La Presse
jeudi 19 juin 1997
(Éditorial)
page B2

Un nouveau virus sur le Web : L'OLF

par Alain Dubuc

C'est maintenant au tour d'Internet. L'Office de la langue française a choisi de s'attaquer à des sites Web unilingues anglais, avec l'appui enthousiaste de la ministre Louise Beaudoin. L'organisme, infatigable, poursuit donc une boutique informatique du West Island pour la forcer à mettre plus de français sur son site.

Ce nouveau front chez les croisés de la loi 101 a, bien entendu, provoqué les prévisibles réactions du côté anglophone. Aislin, notre collègue caricaturiste de The Gazette, a comme d'habitude présenté Mme Beaudoin en dominatrice sado-maso, vêtue de cuir, cravache à la main. Mais ce n'est pas cette image de « Ilsa, louve des SS » qui sied le mieux à Mme Beaudoin dans ce dossier. Elle fait plutôt penser à une Sagouine qui s'«enfarge» encore une fois dans son seau.

Personne ne niera le fait que la domination de l'anglais et des valeurs américaines su Internet pose problème, aux francophones comme aux autres cultures qui se sentent marginalisées par le phénomène. Ce n'est pas pour rien que Mme Beaudoin était l'hôte d'un sommet de la francophonie sur ce thème, au début du mois, à Montréal. Mais par cette nouvelle bataille, on a choisi de s'attaquer au problème sur le mode du « picossage » futile.

Nous savons tous à quel point, partout dans le monde, il s'est révélé impossible de réglementer Internet. Le Québec, en partant au front, fait non seulement preuve de donquichottisme, mais il risque de se couvrir de ridicule à travers le monde.

D'autant plus que l'outil utilisé, la loi 101, qui n'est pas conçu pour cela, risque de mener à l'échec. On pourra difficilement assimiler un site Internet à une forme d'affichage qui affecte le visage français de Montréal. On pourra encore moins y interdire de la publicité seulement en anglais quand la chose est parfaitement légale pour ceux qui publient une publicité dans The Gazette.

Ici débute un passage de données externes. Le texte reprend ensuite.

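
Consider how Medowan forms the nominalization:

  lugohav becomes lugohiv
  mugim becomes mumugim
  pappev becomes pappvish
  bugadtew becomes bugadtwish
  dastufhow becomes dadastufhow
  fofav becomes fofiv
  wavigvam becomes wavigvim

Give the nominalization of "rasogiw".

rarasogiw

fofav and pappev both end in -v yet inflect differently (fofiv, pappvish), so the final letter is not what conditions the rule; the last vowel is.
"rasogiw" has last vowel 'i'. The one such stem in the data (mugim → mumugim) repeats the first consonant+vowel as a prefix (as does dastufhow), so the same rule applies.
The other patterns: stems whose last vowel is 'a' change the last vowel to 'i'; stems whose last vowel is 'e' delete the last vowel and add -ish.
So rasogiw → rarasogiw.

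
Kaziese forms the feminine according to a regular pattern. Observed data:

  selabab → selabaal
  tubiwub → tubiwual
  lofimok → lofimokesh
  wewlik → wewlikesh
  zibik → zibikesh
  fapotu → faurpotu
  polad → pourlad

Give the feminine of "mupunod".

tubiwub and fapotu both have last vowel 'u' yet inflect differently (tubiwual, faurpotu), so the last vowel is not what conditions the rule; the final letter is.
"mupunod" ends in -d. The one such stem in the data (polad → pourlad) inserts -ur- after the first vowel (as does fapotu), so the same rule applies.
So mupunod → muurpunod.

muurpunod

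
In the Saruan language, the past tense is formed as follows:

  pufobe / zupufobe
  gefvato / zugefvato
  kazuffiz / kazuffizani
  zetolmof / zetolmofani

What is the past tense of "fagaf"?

"fagaf" ends in a consonant. The stems ending in a consonant (kazuffiz → kazuffizani, zetolmof → zetolmofani) add -ani.
The other pattern: stems ending in a vowel add the prefix zu-.
So fagaf → fagafani.

fagafani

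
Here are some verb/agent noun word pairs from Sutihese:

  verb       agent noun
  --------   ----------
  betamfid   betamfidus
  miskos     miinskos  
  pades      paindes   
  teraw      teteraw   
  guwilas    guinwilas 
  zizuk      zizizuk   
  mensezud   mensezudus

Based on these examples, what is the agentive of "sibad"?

sibadus

guwilas and teraw both have last vowel 'a' yet inflect differently (guinwilas, teteraw), so the last vowel is not what conditions the rule; the final letter is.
"sibad" ends in -d. The stems ending in -d (betamfid → betamfidus, mensezud → mensezudus) add -us.
The other patterns: stems ending in -s insert -in- after the first vowel; stems ending in -k or -w repeat the first consonant+vowel as a prefix.
So sibad → sibadus.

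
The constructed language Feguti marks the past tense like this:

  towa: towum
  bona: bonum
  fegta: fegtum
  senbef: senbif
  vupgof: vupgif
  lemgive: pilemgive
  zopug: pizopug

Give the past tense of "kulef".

senbef and lemgive both have last vowel 'e' yet inflect differently (senbif, pilemgive), so the last vowel is not what conditions the rule; the final letter is.
"kulef" ends in -f. The stems ending in -f (senbef → senbif, vupgof → vupgif) change the last vowel to 'i'.
The other patterns: stems ending in -a drop the final letter and add -um; stems ending in -e or -g add the prefix pi-.
So kulef → kulif.

kulif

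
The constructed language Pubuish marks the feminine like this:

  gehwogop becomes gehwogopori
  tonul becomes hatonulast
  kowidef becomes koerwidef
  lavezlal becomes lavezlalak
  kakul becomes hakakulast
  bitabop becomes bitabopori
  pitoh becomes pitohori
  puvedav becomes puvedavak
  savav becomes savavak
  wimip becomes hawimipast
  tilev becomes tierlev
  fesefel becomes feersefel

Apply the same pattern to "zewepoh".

zewepohori

lavezlal and fesefel both end in -l yet inflect differently (lavezlalak, feersefel), so the final letter is not what conditions the rule; the last vowel is.
"zewepoh" has last vowel 'o'. The stems whose last vowel is 'o' (pitoh → pitohori, bitabop → bitabopori, gehwogop → gehwogopori) add -ori.
The other patterns: stems whose last vowel is 'a' add -ak; stems whose last vowel is 'e' insert -er- after the first vowel; stems whose last vowel is 'i' or 'u' add ha- … -ast around the stem.
So zewepoh → zewepohori.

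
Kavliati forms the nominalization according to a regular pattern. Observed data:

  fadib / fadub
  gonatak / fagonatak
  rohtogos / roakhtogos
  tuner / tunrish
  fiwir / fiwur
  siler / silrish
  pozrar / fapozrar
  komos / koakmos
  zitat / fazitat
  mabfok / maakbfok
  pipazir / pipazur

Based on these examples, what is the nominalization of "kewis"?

kewus

gonatak and mabfok both end in -k yet inflect differently (fagonatak, maakbfok), so the final letter is not what conditions the rule; the last vowel is.
"kewis" has last vowel 'i'. The stems whose last vowel is 'i' (fiwir → fiwur, pipazir → pipazur, fadib → fadub) change the last vowel to 'u'.
The other patterns: stems whose last vowel is 'a' add the prefix fa-; stems whose last vowel is 'o' insert -ak- after the first vowel; stems whose last vowel is 'e' delete the last vowel and add -ish.
So kewis → kewus.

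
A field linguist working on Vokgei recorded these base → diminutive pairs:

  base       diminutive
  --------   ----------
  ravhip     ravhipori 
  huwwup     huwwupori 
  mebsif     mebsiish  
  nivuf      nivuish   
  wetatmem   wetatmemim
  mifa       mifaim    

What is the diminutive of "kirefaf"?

kirefaish

ravhip and mebsif both have last vowel 'i' yet inflect differently (ravhipori, mebsiish), so the last vowel is not what conditions the rule; the final letter is.
"kirefaf" ends in -f. The stems ending in -f (mebsif → mebsiish, nivuf → nivuish) drop the final letter and add -ish.
The other patterns: stems ending in -p add -ori; stems ending in -a or -m add -im.
So kirefaf → kirefaish.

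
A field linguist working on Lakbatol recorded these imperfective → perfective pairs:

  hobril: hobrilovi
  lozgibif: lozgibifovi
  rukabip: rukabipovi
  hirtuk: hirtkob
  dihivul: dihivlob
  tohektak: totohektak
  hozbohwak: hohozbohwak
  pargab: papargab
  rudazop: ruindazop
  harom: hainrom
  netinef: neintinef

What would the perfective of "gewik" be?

hobril and dihivul both end in -l yet inflect differently (hobrilovi, dihivlob), so the final letter is not what conditions the rule; the last vowel is.
"gewik" has last vowel 'i'. The stems whose last vowel is 'i' (hobril → hobrilovi, lozgibif → lozgibifovi, rukabip → rukabipovi) add -ovi.
So gewik → gewikovi.

gewikovi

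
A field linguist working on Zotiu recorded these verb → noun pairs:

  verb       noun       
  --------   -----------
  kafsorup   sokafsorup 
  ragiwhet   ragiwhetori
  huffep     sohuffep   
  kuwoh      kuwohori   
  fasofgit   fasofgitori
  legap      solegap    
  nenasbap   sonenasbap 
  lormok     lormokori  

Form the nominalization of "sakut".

huffep and ragiwhet both have last vowel 'e' yet inflect differently (sohuffep, ragiwhetori), so the last vowel is not what conditions the rule; the final letter is.
"sakut" ends in -t. The stems ending in -t (fasofgit → fasofgitori, ragiwhet → ragiwhetori) add -ori.
So sakut → sakutori.

sakutori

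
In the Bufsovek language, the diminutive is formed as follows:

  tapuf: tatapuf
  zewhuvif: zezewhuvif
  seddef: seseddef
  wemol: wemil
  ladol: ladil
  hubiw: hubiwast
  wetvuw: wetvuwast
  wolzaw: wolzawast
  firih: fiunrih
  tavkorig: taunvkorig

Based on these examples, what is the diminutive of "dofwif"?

dodofwif

zewhuvif and hubiw both have last vowel 'i' yet inflect differently (zezewhuvif, hubiwast), so the last vowel is not what conditions the rule; the final letter is.
"dofwif" ends in -f. The stems ending in -f (tapuf → tatapuf, zewhuvif → zezewhuvif, seddef → seseddef) repeat the first consonant+vowel as a prefix.
The other patterns: stems ending in -l change the last vowel to 'i'; stems ending in -w add -ast; stems ending in -g or -h insert -un- after the first vowel.
So dofwif → dodofwif.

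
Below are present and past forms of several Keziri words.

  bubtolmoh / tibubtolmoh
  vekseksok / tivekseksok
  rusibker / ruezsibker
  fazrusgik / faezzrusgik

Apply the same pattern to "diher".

"diher" has last vowel 'e'. The one such stem in the data (rusibker → ruezsibker) inserts -ez- after the first vowel (as does fazrusgik), so the same rule applies.
The other pattern: stems whose last vowel is 'o' add the prefix ti-.
So diher → diezher.

diezher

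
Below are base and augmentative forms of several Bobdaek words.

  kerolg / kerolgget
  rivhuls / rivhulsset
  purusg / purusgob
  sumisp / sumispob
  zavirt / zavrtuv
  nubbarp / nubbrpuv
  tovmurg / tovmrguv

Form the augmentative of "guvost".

"guvost" has second-to-last letter 's'. The stems whose second-to-last letter is 's' (purusg → purusgob, sumisp → sumispob) add -ob.
So guvost → guvostob.

guvostob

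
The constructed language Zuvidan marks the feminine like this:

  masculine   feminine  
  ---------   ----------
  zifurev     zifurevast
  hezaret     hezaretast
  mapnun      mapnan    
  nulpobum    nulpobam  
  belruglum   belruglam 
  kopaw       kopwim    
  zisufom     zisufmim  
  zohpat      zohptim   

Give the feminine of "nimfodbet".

nulpobum and zisufom both end in -m yet inflect differently (nulpobam, zisufmim), so the final letter is not what conditions the rule; the last vowel is.
"nimfodbet" has last vowel 'e'. The stems whose last vowel is 'e' (zifurev → zifurevast, hezaret → hezaretast) add -ast.
The other patterns: stems whose last vowel is 'u' change the last vowel to 'a'; stems whose last vowel is 'a' or 'o' delete the last vowel and add -im.
So nimfodbet → nimfodbetast.

nimfodbetast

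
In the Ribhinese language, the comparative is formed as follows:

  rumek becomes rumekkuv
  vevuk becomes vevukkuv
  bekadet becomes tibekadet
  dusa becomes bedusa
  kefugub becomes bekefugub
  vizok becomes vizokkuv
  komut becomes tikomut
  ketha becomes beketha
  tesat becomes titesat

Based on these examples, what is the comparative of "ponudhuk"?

ponudhukkuv

komut and vevuk both have last vowel 'u' yet inflect differently (tikomut, vevukkuv), so the last vowel is not what conditions the rule; the final letter is.
"ponudhuk" ends in -k. The stems ending in -k (vevuk → vevukkuv, vizok → vizokkuv, rumek → rumekkuv) double the final consonant and add -uv.
So ponudhuk → ponudhukkuv.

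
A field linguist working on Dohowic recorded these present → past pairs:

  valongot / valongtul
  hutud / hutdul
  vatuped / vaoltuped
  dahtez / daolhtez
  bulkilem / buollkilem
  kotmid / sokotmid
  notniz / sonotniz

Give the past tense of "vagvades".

hutud and vatuped both end in -d yet inflect differently (hutdul, vaoltuped), so the final letter is not what conditions the rule; the last vowel is.
"vagvades" has last vowel 'e'. The stems whose last vowel is 'e' (vatuped → vaoltuped, dahtez → daolhtez, bulkilem → buollkilem) insert -ol- after the first vowel.
The other patterns: stems whose last vowel is 'o' or 'u' delete the last vowel and add -ul; stems whose last vowel is 'i' add the prefix so-.
So vagvades → vaolgvades.

vaolgvades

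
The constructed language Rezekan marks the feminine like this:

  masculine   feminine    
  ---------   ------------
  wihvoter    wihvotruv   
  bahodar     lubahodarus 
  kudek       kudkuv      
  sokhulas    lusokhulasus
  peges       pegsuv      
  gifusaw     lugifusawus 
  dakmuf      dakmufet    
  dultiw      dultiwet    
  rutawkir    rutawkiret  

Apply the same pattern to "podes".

sokhulas and peges both end in -s yet inflect differently (lusokhulasus, pegsuv), so the final letter is not what conditions the rule; the last vowel is.
"podes" has last vowel 'e'. The stems whose last vowel is 'e' (peges → pegsuv, wihvoter → wihvotruv, kudek → kudkuv) delete the last vowel and add -uv.
So podes → podsuv.

podsuv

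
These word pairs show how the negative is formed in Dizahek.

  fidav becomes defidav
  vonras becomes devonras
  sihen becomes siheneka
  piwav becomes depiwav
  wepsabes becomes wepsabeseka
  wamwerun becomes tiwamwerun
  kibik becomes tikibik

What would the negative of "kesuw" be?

"kesuw" has last vowel 'u'. The one such stem in the data (wamwerun → tiwamwerun) adds the prefix ti-, so the same rule applies.
The other patterns: stems whose last vowel is 'a' add the prefix de-; stems whose last vowel is 'e' add -eka.
So kesuw → tikesuw.

tikesuw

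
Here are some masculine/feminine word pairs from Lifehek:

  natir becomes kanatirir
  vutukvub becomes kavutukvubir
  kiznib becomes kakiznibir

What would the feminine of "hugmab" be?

kahugmabir

Every pair shown (natir → kanatirir, vutukvub → kavutukvubir, kiznib → kakiznibir) follows the same rule: add ka- … -ir around the stem.
So hugmab → kahugmabir.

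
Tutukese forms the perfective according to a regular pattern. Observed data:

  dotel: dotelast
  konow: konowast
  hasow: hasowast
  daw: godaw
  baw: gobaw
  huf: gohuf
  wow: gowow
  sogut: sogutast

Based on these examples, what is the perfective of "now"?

gonow

"now" has 1 vowel. The stems with 1 vowel (baw → gobaw, wow → gowow, daw → godaw) add the prefix go-.
So now → gonow.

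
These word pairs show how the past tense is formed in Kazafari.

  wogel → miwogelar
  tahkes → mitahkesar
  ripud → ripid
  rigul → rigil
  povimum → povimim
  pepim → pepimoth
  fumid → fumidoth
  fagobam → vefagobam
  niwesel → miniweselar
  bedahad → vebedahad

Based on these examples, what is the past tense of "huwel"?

"huwel" has last vowel 'e'. The stems whose last vowel is 'e' (niwesel → miniweselar, wogel → miwogelar, tahkes → mitahkesar) add mi- … -ar around the stem.
So huwel → mihuwelar.

mihuwelar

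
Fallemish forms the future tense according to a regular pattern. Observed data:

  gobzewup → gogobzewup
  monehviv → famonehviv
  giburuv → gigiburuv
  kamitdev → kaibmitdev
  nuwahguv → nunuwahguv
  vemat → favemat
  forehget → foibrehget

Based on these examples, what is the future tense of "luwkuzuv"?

"luwkuzuv" has last vowel 'u'. The stems whose last vowel is 'u' (gobzewup → gogobzewup, nuwahguv → nunuwahguv, giburuv → gigiburuv) repeat the first consonant+vowel as a prefix.
So luwkuzuv → luluwkuzuv.

luluwkuzuv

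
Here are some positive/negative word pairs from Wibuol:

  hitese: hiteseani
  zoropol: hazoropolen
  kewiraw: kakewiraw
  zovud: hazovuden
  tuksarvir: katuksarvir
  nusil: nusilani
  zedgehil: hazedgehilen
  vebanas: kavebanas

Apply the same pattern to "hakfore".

hakforeani

nusil and zedgehil both end in -l yet inflect differently (nusilani, hazedgehilen), so the final letter is not what conditions the rule; the first letter is.
"hakfore" begins with h-. The one such stem in the data (hitese → hiteseani) adds -ani, so the same rule applies.
The other patterns: stems beginning with z- add ha- … -en around the stem; stems beginning with k-, t- or v- add the prefix ka-.
So hakfore → hakforeani.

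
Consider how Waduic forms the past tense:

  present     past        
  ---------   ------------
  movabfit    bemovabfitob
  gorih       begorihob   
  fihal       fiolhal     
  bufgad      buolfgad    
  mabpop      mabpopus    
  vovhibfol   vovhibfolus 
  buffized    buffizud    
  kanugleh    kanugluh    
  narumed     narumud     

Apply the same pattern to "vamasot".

fihal and vovhibfol both end in -l yet inflect differently (fiolhal, vovhibfolus), so the final letter is not what conditions the rule; the last vowel is.
"vamasot" has last vowel 'o'. The stems whose last vowel is 'o' (mabpop → mabpopus, vovhibfol → vovhibfolus) add -us.
So vamasot → vamasotus.

vamasotus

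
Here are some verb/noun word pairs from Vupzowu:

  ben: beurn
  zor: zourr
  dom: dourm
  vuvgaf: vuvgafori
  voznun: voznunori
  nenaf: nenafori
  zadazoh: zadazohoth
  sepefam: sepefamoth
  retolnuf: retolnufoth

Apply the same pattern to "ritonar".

"ritonar" has 3 vowels. The stems with 3 vowels (zadazoh → zadazohoth, sepefam → sepefamoth, retolnuf → retolnufoth) add -oth.
So ritonar → ritonaroth.

ritonaroth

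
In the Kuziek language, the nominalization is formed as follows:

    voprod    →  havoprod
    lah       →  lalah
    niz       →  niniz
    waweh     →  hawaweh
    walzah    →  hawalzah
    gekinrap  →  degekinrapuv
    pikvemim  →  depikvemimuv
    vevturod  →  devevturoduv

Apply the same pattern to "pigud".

lah and walzah both end in -h yet inflect differently (lalah, hawalzah), so the final letter is not what conditions the rule; the number of vowels is.
"pigud" has 2 vowels. The stems with 2 vowels (voprod → havoprod, walzah → hawalzah, waweh → hawaweh) add the prefix ha-.
So pigud → hapigud.

hapigud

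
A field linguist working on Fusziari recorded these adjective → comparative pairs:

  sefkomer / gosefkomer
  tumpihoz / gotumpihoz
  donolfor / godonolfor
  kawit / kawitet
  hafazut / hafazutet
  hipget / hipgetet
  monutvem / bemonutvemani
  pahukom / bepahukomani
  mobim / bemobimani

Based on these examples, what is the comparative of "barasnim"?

bebarasnimani

sefkomer and hipget both have last vowel 'e' yet inflect differently (gosefkomer, hipgetet), so the last vowel is not what conditions the rule; the final letter is.
"barasnim" ends in -m. The stems ending in -m (monutvem → bemonutvemani, pahukom → bepahukomani, mobim → bemobimani) add be- … -ani around the stem.
The other patterns: stems ending in -r or -z add the prefix go-; stems ending in -t add -et.
So barasnim → bebarasnimani.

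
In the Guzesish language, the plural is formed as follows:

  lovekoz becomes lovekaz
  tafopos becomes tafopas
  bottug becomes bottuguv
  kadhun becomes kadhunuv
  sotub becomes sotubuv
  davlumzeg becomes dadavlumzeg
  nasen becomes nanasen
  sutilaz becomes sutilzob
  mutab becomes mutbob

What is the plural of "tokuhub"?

tokuhubuv

"tokuhub" has last vowel 'u'. The stems whose last vowel is 'u' (bottug → bottuguv, kadhun → kadhunuv, sotub → sotubuv) add -uv.
So tokuhub → tokuhubuv.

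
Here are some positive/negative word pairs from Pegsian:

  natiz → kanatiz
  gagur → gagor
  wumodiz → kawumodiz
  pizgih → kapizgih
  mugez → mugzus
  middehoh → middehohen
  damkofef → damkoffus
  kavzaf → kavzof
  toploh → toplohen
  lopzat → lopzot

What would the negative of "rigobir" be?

karigobir

wumodiz and mugez both end in -z yet inflect differently (kawumodiz, mugzus), so the final letter is not what conditions the rule; the last vowel is.
"rigobir" has last vowel 'i'. The stems whose last vowel is 'i' (wumodiz → kawumodiz, natiz → kanatiz, pizgih → kapizgih) add the prefix ka-.
The other patterns: stems whose last vowel is 'e' delete the last vowel and add -us; stems whose last vowel is 'o' add -en; stems whose last vowel is 'a' or 'u' change the last vowel to 'o'.
So rigobir → karigobir.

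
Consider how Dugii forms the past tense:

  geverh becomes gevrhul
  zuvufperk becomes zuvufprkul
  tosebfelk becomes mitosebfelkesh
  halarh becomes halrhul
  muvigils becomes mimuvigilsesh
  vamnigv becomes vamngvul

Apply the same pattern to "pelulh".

mipelulhesh

tosebfelk and zuvufperk both end in -k yet inflect differently (mitosebfelkesh, zuvufprkul), so the final letter is not what conditions the rule; the second-to-last letter is.
"pelulh" has second-to-last letter 'l'. The stems whose second-to-last letter is 'l' (muvigils → mimuvigilsesh, tosebfelk → mitosebfelkesh) add mi- … -esh around the stem.
The other pattern: stems whose second-to-last letter is 'g' or 'r' delete the last vowel and add -ul.
So pelulh → mipelulhesh.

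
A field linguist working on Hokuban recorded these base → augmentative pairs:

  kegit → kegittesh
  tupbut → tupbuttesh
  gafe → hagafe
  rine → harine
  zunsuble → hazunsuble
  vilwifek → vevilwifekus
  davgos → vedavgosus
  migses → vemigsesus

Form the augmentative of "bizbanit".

"bizbanit" ends in -t. The stems ending in -t (kegit → kegittesh, tupbut → tupbuttesh) double the final consonant and add -esh.
So bizbanit → bizbanittesh.

bizbanittesh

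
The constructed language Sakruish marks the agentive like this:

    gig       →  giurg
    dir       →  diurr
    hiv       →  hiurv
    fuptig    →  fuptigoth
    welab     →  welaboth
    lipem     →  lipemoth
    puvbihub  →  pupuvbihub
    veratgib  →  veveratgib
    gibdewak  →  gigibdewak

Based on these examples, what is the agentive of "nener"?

gig and fuptig both end in -g yet inflect differently (giurg, fuptigoth), so the final letter is not what conditions the rule; the number of vowels is.
"nener" has 2 vowels. The stems with 2 vowels (fuptig → fuptigoth, welab → welaboth, lipem → lipemoth) add -oth.
The other patterns: stems with 1 vowel insert -ur- after the first vowel; stems with 3 vowels repeat the first consonant+vowel as a prefix.
So nener → neneroth.

neneroth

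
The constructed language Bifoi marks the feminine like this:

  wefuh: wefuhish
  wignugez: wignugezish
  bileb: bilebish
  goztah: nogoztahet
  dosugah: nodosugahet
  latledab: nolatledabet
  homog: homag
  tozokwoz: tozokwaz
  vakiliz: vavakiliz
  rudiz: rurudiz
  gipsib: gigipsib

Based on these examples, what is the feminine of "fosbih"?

wefuh and goztah both end in -h yet inflect differently (wefuhish, nogoztahet), so the final letter is not what conditions the rule; the last vowel is.
"fosbih" has last vowel 'i'. The stems whose last vowel is 'i' (vakiliz → vavakiliz, rudiz → rurudiz, gipsib → gigipsib) repeat the first consonant+vowel as a prefix.
The other patterns: stems whose last vowel is 'e' or 'u' add -ish; stems whose last vowel is 'a' add no- … -et around the stem; stems whose last vowel is 'o' change the last vowel to 'a'.
So fosbih → fofosbih.

fofosbih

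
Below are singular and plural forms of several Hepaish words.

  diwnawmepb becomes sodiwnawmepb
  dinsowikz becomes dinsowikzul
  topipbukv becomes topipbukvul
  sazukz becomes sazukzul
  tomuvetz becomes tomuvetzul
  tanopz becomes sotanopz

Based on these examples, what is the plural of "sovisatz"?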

Ce déploiement d'ardeur bureaucratique, avec les tensions qu'il provoquera, ne pourrait pas de toute façon faire progresser le fait français d'un milimètre, et c'est le plus navrant. Le français n'est pas menacé par les sites locaux en anglais, que personne n'est d'ailleurs obligé d'aller consulter, et qui représentent une infime proportion des sites anglophones accessibles sur le Web. Ce qui menace, c'est le pouvoir d'attraction des logiciels de navigation, le caractére séducteur des sites populaires. Et la parade ne consiste pas à harceler quelques commerces anglo-montréalais, mais de favoriser développement de site sfrancophones.

Encore une fois, parce que la défense du français est monopolisée par des bureaucrates en mal de causes et des politiciens à la recherche de symboles et de coups d'éclat, on s'attaque à des vétilles, plutôt qu'aux grands problèmes qui entravent toujours l'épanouissement du français, comme la langue de travail, l'apprentissage du français pour les immigrants ou pour les écoliers, la valorisation de la lecture, l'appropriation des nouveaux outils de communication. Encore une fois, on préfère la coercition à l'aggressivité créatrice.

Mais pourquoi la défense de notre langue a-t-elle si souvent ce côté petit et mesquin? Le français mérite pourtant beaucoup mieux que cela.